So ...
They are claiming that iPhone users are mere humans like the rest of us?
Apple has introduced a game-changer into its upcoming iOS 16 for those who hate CAPTCHAs, in the form of a feature called Automatic Verification. The feature does exactly what its name alludes to: automatically verifies devices and Apple ID accounts without any action from the user. When iOS 16 ships later this year, it will …
"First, they have an iPhone, iPad, or Mac, and they've unlocked the device with their password" etc etc.
Yes, but the website that is asking for verification does not know this. There's absolutely nothing in a bog standard HTTP request (which is all the server sees) that indicates any of this. No, not even the misspelled referrer, because that can be easily faked.
Correct, but all the prelude is bigging up something that isn't really relevant.
For example... I have a device. The filesystem is encrypted. I have to give a password to start it up. Then unlock the SIM. Then turn it on using biometrics or password. Choose the browser, go to a website... lots of manipulations, and it's not a fruity device. So, really, all those steps taken (by the user) are pretty much par for the course these days, aren't they?
The point is that Apple controls what runs on their devices, so the OS can guarantee that there is a real user, and pass complex encrypted certificates. On most other devices, you can run any old program that simulates the existence of a user, so it's not possible to have such a guarantee.
Try Consent-o-matic*. Not perfect, but it gets rid of most of them!
Other, similar plugins are also available.
* Link is to the Apple App Store version, but it is available for most common browsers / platforms.
Am heartily sick of trying to squint to see the number letter combination or if there is a bus, bicycle, car train, bridge, traffic light in some far distant part of a picture & if it overlaps into a adjacent square(s) & if I should click on it as its part of the item being asked to identify.
On a side note, while attempting to communicate with a friend in the UK some years back I was asked to verify & type in the two random words displayed next to her picture. It rather unflatteringly chose the first name of our former pub (Icon) & then called her a minger.
I had the two word one come up once. I'm a Brit living in France with en-gb, en, fr, es as my browser language preferences, and an English language OS.
So was somewhat startled to see Cyrillic on one side and Hebrew on the other. Uh-huh. Let me just look at my Unicode table and blindly guess...
> "First, they have an iPhone, iPad, or Mac, and they've unlocked the device with their password, Touch ID, or Face ID. They're almost always signed into the device with their Apple ID. And they've launched a code-signed app," argued the Apple-ite.
Erm no that proves nothing. Lets imagine you have an iPhone, iPad, or Mac, you're signed into the device with your Apple ID and you've unlocked the the device. Now imagine your device has been infected with a virus. This Apple person would consider that virus to be you and allow it to empty your bank account, encrypt your data or whatever it wanted to do on any site the device can access.
And this is what Apple call security.
You have misunderstood the point of this software. It is not to authenticate you, as a security measure to protect your identity or access. It only attempts to identify that you are a person instead of a bot. Malware getting into the system and with access to the tokens (which may be difficult if Apple keeps this feature to themselves) would allow that malware to spam a service with supposedly human requests, but it would not allow that malware to access your data which would be protected with actual security measures.
That said, I'm not thrilled with the concept. Yes, it avoids captchas, and I hate those to the extreme.
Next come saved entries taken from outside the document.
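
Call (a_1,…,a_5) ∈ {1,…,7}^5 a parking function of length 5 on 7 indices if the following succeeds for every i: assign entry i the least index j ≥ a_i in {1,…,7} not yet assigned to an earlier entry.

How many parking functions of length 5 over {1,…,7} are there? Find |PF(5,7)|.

#PF = (7+1−5)·(7+1)^{5−1} = 3×4096 = 12288 (Pollak)
E.g. (3,6,7,3,5) → sorted (3,3,5,6,7): b_i ≤ 2+i ∀i, a PF.

12288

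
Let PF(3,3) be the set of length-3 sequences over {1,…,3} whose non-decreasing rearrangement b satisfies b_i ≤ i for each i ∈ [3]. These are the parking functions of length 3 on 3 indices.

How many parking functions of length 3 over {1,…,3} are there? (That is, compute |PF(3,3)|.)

#PF = (3−3+1)·(3+1)^(3−1) = 1·16 = 16 [KW]
Example (3,1,1) → sorted (1,1,3): b_i ≤ i ∀i, a PF.

16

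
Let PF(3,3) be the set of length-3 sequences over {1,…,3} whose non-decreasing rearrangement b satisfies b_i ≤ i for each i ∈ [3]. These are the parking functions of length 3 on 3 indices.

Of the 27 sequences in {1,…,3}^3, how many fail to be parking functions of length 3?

|PF| = 1·4^2 = 1 · 16 = 16 [KW]
E.g. (2,2,2) → sorted (2,2,2): b_1=2>1, not a PF.
So 27 − 16 = 11 fail.

11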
However, it avoids them using a system that makes adding them even easier and using a method that could be weaponized against privacy (signed tokens identifying user devices). Apple claims that their implementation doesn't uniquely identify devices to the sites, and I'm inclined to believe them, but it moves one step closer to that. Others have suggested jumping directly to that option, essentially requiring a login for everything which could be easily logged and tracked, so getting closer to it is something I view with concern.
In what context have you seen CAPTCHAs used as a security mechanism to prevent malware from impersonating you?
Every use I've ever seen of the damn things is an attempt to block bots from 1) creating accounts or 2) posting fake UGC.
CAPTCHAs were a bad idea when they were invented and have gotten steadily worse, because of course they degrade into problems which are easier for machines than they are for people. Anything that helps get rid of them is fine with me. (I am not an Apple user. Haven't liked anything they've done since the //e, and don't care for the corporate attitude.)